State Minister of Power, Energy and Mineral Resources
- In office 3 October 2006 – 29 October 2006

State Minister of Land
- In office 6 May 2004 – 3 October 2006

State Minister of Fisheries and Livestock
- In office 22 May 2003 – 6 May 2004

State Minister of Law, Justice and Parliamentary Affairs
- In office 10 October 2001 – 7 April 2003

Member of Parliament for Comilla-1
- In office 2 April 1979 – 24 March 1982
- Preceded by: Mohammad Sayedul Haque
- Succeeded by: Mohammad Mobarak Ali

Personal details
- Born: 16 January 1939 Sarail, Brahmanbaria District, Chittagong Division, Bengal Province, British India
- Died: 30 September 2023 (aged 84) Dhaka, Bangladesh
- Party: Bangladesh Nationalist Party

= Abdus Sattar Bhuiyan =

Bangladeshi politician (1939–2023)

Abdus Sattar Bhuiyan (16 January 1939 – 30 September 2023) was a Bangladesh Nationalist Party politician and a Jatiya Sangsad member representing the Brahmanbaria-2 constituency.
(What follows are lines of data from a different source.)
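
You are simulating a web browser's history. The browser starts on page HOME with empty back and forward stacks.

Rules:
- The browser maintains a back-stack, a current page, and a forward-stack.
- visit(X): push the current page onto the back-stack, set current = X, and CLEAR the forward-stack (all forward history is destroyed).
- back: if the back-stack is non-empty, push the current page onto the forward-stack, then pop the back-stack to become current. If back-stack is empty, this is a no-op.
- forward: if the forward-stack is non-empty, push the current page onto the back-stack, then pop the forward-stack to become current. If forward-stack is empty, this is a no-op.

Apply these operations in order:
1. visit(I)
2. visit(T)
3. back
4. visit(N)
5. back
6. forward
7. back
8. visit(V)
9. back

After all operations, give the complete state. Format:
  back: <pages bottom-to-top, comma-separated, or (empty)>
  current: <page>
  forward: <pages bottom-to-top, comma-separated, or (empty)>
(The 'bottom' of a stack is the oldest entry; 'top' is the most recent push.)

After 1 (visit(I)): cur=I back=1 fwd=0
After 2 (visit(T)): cur=T back=2 fwd=0
After 3 (back): cur=I back=1 fwd=1
After 4 (visit(N)): cur=N back=2 fwd=0
After 5 (back): cur=I back=1 fwd=1
After 6 (forward): cur=N back=2 fwd=0
After 7 (back): cur=I back=1 fwd=1
After 8 (visit(V)): cur=V back=2 fwd=0
After 9 (back): cur=I back=1 fwd=1

Answer: back: HOME
current: I
forward: V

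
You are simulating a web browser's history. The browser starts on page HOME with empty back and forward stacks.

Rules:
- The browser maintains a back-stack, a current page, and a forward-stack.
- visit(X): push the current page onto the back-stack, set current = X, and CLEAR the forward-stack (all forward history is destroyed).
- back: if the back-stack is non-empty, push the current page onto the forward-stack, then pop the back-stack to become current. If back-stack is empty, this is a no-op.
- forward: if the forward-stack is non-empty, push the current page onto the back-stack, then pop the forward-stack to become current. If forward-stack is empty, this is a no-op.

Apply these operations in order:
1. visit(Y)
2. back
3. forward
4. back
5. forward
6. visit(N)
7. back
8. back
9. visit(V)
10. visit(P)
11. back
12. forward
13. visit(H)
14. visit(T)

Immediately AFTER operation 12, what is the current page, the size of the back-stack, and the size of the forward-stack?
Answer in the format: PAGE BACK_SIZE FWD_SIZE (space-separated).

After 1 (visit(Y)): cur=Y back=1 fwd=0
After 2 (back): cur=HOME back=0 fwd=1
After 3 (forward): cur=Y back=1 fwd=0
After 4 (back): cur=HOME back=0 fwd=1
After 5 (forward): cur=Y back=1 fwd=0
After 6 (visit(N)): cur=N back=2 fwd=0
After 7 (back): cur=Y back=1 fwd=1
After 8 (back): cur=HOME back=0 fwd=2
After 9 (visit(V)): cur=V back=1 fwd=0
After 10 (visit(P)): cur=P back=2 fwd=0
After 11 (back): cur=V back=1 fwd=1
After 12 (forward): cur=P back=2 fwd=0

P 2 0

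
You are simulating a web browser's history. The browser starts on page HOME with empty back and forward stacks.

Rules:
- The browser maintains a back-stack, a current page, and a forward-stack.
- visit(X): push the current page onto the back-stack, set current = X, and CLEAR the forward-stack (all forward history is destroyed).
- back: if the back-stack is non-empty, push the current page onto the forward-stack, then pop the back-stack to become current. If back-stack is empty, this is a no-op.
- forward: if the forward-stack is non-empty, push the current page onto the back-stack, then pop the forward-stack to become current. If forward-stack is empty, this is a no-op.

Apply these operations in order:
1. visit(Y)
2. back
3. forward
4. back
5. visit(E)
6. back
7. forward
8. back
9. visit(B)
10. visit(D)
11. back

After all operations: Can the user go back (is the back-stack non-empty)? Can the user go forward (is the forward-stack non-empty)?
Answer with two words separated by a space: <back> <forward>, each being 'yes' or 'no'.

After 1 (visit(Y)): cur=Y back=1 fwd=0
After 2 (back): cur=HOME back=0 fwd=1
After 3 (forward): cur=Y back=1 fwd=0
After 4 (back): cur=HOME back=0 fwd=1
After 5 (visit(E)): cur=E back=1 fwd=0
After 6 (back): cur=HOME back=0 fwd=1
After 7 (forward): cur=E back=1 fwd=0
After 8 (back): cur=HOME back=0 fwd=1
After 9 (visit(B)): cur=B back=1 fwd=0
After 10 (visit(D)): cur=D back=2 fwd=0
After 11 (back): cur=B back=1 fwd=1

Answer: yes yes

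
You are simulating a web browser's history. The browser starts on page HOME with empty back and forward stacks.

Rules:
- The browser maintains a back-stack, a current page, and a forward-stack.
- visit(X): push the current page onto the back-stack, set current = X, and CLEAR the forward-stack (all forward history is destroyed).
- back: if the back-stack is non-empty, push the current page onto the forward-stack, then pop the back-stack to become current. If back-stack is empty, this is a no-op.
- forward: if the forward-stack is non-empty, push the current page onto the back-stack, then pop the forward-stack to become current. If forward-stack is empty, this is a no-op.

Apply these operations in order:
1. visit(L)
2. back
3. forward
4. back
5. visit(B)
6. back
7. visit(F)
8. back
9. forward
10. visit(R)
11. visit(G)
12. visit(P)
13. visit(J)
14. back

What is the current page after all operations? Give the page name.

Answer: P

Derivation:
After 1 (visit(L)): cur=L back=1 fwd=0
After 2 (back): cur=HOME back=0 fwd=1
After 3 (forward): cur=L back=1 fwd=0
After 4 (back): cur=HOME back=0 fwd=1
After 5 (visit(B)): cur=B back=1 fwd=0
After 6 (back): cur=HOME back=0 fwd=1
After 7 (visit(F)): cur=F back=1 fwd=0
After 8 (back): cur=HOME back=0 fwd=1
After 9 (forward): cur=F back=1 fwd=0
After 10 (visit(R)): cur=R back=2 fwd=0
After 11 (visit(G)): cur=G back=3 fwd=0
After 12 (visit(P)): cur=P back=4 fwd=0
After 13 (visit(J)): cur=J back=5 fwd=0
After 14 (back): cur=P back=4 fwd=1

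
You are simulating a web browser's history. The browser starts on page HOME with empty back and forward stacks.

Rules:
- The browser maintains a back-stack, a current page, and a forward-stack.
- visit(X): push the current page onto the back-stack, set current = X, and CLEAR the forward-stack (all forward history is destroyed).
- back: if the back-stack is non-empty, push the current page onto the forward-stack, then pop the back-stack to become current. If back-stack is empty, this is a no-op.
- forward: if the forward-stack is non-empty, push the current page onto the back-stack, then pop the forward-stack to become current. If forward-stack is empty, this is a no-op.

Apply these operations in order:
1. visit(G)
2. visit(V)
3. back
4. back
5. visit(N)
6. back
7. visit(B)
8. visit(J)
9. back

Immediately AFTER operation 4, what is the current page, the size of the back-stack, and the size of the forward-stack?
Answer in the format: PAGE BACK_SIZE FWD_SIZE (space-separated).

After 1 (visit(G)): cur=G back=1 fwd=0
After 2 (visit(V)): cur=V back=2 fwd=0
After 3 (back): cur=G back=1 fwd=1
After 4 (back): cur=HOME back=0 fwd=2

HOME 0 2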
He resigned from the latest position on 11 December 2022 but was re-elected for the same position as an independent candidate in the follow-up by-election on 8 February 2023.

==Early life and family==
Bhuiyan was born on 16 January 1939 in Paramanandapur Boro Bari, Sarail, then located in the Brahmanbaria subdivision of the Tippera District. His parents were Maqsud Ali Bhuiyan and Rahima Khatun.

==Career==
Bhuiyan served as the State Minister of Land and the State Minister of Power in the third Khaleda Cabinet. He also served as the State Minister for Fisheries and Livestock in that cabinet.

Bhuiyan served as an adviser to Khaleda Zia. He was re-elected to parliament in a 2023 by-election as an independent candidate.

==Death==
Abdus Sattar Bhuiyan died on 30 September 2023, at the age of 84.